As I mentioned, I was in Phoenix over the weekend. I went because Mark was in town at the Western Psychological Association’s conference, and, well, I had never been to Phoenix.
Mark and I tend to meet only in neutral cities, since he hates L.A. and I despise D.C., thus making it difficult to visit each other at home.
It’s almost suspicious. As Mark put it, “You know, sometimes I feel like we’re having an affair or something.” Well, except for the sex and sneaking around, yes. But since those are the main ingredients of an affair, then no.
But I hadn’t seen him since I dragged him to Atlanta for thanksgiving, and probably wasn’t going to see him in a while, I decided to go to Phoenix to see him.
Well, actually, the bulk of the weekend was spent getting to and from Phoenix. Took thirteen hours to get there, was there for about thirty-six hours.
It’s a better ratio than when Mark and I drove 40 hours round trip to San Antonio to spend about two days there. But still, it was fairly whirlwind.
It would have been a better ratio, had it not taken me over two hours to get out of L.A. It took me as much time to get from work to Palm Springs (100 miles) than from there to Phoenix (250+ miles).
Anyway, I got to Phoenix at about 12:30am, so I didn’t really get to see much scenery on the way there, and basically passed out as soon as i got in.
When I woke up for good around 1pm, I went for a walk around downtown Phoenix, since Mark was actually there for work and had to cover a bunch of sessions.
It was hot as hell, since it was, after all, Phoenix. The whole city is the same sort of sandstone-y color, although design is more of a consideration than it is in L.A., where earthquake protection is paramount.
There’s a nice blend of faux-Mexican and faux-Native American all over Phoenix. Everything there is very new, though. Nothing looks like it’s been there for longer than about 20 years.
After my walk about town (followed by the chugging of enormous amounts of water, because it’s ridiculously dry there), Mark and I drove out to Tempe to see ASU and then to Scottsdale.
There’s a good bit of nice scenery around Phoenix. I maintain my previous opinion that Flagstaff is still the prettiest city in Arizona, but Phoenix ain’t bad.
Plus, Flagstaff doesn’t have a professional baseball stadium with a retractable roof that’s retracted to the tune of an extremely bad 80’s synthesizer song.
The Bob (the Bank One Ballpark) is actually a pretty decent stadium. I will admit, as stupid as retractable roofs sound, they are kind of cool to watch in action.

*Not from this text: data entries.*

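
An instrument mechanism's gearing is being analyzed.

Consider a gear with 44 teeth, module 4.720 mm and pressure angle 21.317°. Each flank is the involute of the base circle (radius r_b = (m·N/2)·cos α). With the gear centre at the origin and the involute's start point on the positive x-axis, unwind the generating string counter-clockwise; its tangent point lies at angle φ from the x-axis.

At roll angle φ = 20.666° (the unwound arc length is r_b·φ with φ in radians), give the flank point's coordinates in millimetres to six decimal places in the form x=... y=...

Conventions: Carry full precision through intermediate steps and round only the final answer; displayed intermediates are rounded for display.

x=102.824948 y=1.493503

class = single-mesh tooth geometry [base-circle involute, m = 4.720, 44T]
pitch radius r_p = m·N/2 = 4.720·44/2 = 103.840000
base radius r_b = r_p·cos α = 103.840000·cos 21.317° = 96.735621
roll angle φ = 20.666° = 0.36068974 rad
x = r_b·(cos φ + φ·sin φ) = 102.824948
y = r_b·(sin φ − φ·cos φ) = 1.493503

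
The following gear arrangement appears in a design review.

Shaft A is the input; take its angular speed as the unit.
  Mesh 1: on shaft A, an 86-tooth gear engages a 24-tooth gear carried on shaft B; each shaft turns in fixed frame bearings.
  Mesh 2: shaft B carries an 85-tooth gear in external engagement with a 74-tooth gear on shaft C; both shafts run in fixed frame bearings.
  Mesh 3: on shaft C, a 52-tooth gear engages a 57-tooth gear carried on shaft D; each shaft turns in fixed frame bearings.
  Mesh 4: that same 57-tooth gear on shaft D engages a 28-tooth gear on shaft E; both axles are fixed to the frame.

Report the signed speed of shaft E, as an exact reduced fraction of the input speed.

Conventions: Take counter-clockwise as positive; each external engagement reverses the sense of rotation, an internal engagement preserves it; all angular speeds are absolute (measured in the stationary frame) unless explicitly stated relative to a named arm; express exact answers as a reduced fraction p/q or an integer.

47515/6216

4-mesh fixed-axis compound train (all bearings frame-fixed)
mesh 1 [86T→24T]: |ω|/ω_in = 1×86/24 = 43/12, sense flips to −
mesh 2 [85T→74T]: |ω|/ω_in = (43/12)×85/74 = 3655/888, sense flips to +
mesh 3 [52T→57T]: |ω|/ω_in = (3655/888)×52/57 = 47515/12654, sense flips to −
mesh 4 [57T→28T]: |ω|/ω_in = (47515/12654)×57/28 = 47515/6216, sense flips to +
signed output speed (× input speed) = 47515/6216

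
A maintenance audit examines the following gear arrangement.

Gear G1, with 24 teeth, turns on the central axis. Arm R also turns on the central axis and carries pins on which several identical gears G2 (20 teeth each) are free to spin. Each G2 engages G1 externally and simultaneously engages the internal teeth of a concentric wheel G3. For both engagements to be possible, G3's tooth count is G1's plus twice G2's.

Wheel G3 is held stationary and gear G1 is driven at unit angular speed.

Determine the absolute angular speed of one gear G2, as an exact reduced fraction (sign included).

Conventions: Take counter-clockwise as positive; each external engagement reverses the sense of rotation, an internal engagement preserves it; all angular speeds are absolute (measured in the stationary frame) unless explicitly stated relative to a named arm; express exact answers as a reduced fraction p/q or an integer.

recognized (axles ride arm R): planetary set, 24/20/64 teeth
ring teeth: 24 + 2·20 = 64
24(ω_sun−ω_arm) = −64(ω_ring−ω_arm),  ω_ring = 0, ω_sun = 1
24(1−ω_arm) = −64(0−ω_arm)  ⇒  88·ω_arm = 24  ⇒  ω_arm = 3/11
sun–planet mesh: 24·(1−3/11) = −20·(ω_p−ω_arm)  ⇒  ω_p−ω_arm = -48/55
ω_p = 3/11 − 48/55 = -3/5
exact speed ratio = -3/5

-3/5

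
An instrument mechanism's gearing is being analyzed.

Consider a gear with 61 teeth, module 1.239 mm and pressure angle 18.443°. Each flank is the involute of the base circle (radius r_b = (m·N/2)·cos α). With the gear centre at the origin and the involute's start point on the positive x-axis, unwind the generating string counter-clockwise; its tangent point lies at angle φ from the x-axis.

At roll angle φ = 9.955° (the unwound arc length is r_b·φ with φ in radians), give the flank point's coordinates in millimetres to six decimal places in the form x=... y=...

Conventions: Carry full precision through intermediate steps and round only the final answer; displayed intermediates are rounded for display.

x=36.385613 y=0.062488

topology: single-mesh involute geometry — m = 1.239, N = 61
pitch radius r_p = m·N/2 = 1.239·61/2 = 37.789500
base radius r_b = r_p·cos α = 37.789500·cos 18.443° = 35.848588
roll angle φ = 9.955° = 0.17374753 rad
x = r_b·(cos φ + φ·sin φ) = 36.385613
y = r_b·(sin φ − φ·cos φ) = 0.062488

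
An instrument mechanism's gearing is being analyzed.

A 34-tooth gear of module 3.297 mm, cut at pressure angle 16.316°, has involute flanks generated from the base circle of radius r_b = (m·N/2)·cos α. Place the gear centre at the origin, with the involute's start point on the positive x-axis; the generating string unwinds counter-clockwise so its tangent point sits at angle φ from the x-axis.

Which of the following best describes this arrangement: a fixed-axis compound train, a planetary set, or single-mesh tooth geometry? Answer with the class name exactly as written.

single-mesh involute tooth geometry (34T wheel at module 3.297)
classification: single-mesh tooth geometry

single-mesh tooth geometry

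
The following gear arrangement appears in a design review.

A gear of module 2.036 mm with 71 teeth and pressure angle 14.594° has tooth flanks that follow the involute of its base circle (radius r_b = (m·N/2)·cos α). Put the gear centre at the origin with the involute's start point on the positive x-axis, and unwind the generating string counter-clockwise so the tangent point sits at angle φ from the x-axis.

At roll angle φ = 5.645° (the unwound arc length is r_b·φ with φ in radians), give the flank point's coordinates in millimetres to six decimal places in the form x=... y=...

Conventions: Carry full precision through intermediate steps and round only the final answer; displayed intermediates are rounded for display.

topology: single-mesh involute geometry — m = 2.036, N = 71
pitch radius r_p = m·N/2 = 2.036·71/2 = 72.278000
base radius r_b = r_p·cos α = 72.278000·cos 14.594° = 69.945991
roll angle φ = 5.645° = 0.09852384 rad
x = r_b·(cos φ + φ·sin φ) = 70.284649
y = r_b·(sin φ − φ·cos φ) = 0.022276

x=70.284649 y=0.022276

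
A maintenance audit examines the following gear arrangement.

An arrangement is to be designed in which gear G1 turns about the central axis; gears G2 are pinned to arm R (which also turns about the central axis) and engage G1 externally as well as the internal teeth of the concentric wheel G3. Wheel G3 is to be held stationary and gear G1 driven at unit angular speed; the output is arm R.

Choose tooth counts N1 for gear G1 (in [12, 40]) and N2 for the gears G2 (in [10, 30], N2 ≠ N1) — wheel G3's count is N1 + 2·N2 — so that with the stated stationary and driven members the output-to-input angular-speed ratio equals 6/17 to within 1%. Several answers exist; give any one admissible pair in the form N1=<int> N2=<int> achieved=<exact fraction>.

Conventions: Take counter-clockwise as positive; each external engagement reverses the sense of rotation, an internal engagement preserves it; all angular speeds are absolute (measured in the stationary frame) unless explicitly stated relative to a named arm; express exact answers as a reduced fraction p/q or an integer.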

The game was pretty lame, it was low-scoring and then the Diamondbacks pulled their starting pitcher and the bullpen stunk it up. But it was still really fun.
The fun was seriously enhanced by the fact that they sold ginormous beers at the ballpark. I had one of those hilariously oversized cans of Foster’s and a giant Heineken, and Mark had a pair of large beers as well.
We followed that batch of drinking with…more drinking. We went up in the rotating restaurant atop Mark’s hotel and had maragitas, and then went to the sports bar in the lobby and had more drinks.
You’ve gotta love benders.
Now driving in, I didn’t see much except lit up signs of restaurants along the road. But one of those restaurants was Waffle House. I cannot tell you how exciting this was.
This was the first time I had seen one (and I saw three!) this far west. There are a few in New Mexico, but to see one outside of the former Confederacy is pretty rare.
Waffle House is a grand dispenser of greasy food and sketchy atmosphere, and Mark and I have come to love this fine chain. The background may change, but the dentally challenged waitresses and cooks with massive tattoos all over their arms never do.
So clearly, after a night of drinking, it was time to go grab some Waffle House hash browns (smothered and covered, of course) before I had to drop Mark back at the airport, or as Phoenix calls it, the “Sky Harbor.”
I don’t think they could be more pretntious than that if they tried.
I dropped Mark off and started driving back to LA, passing hundreds and hundreds of cacti that I missed in the dark. The sedona cacti (the ones that look like people) were particularly entertaining, because they made the desert look populated.
Overall it was a very fun trip. I’m still kind of exhausted (as you might have noticed given the rambling and parenthetical nature of this post), but it was definitely worth it.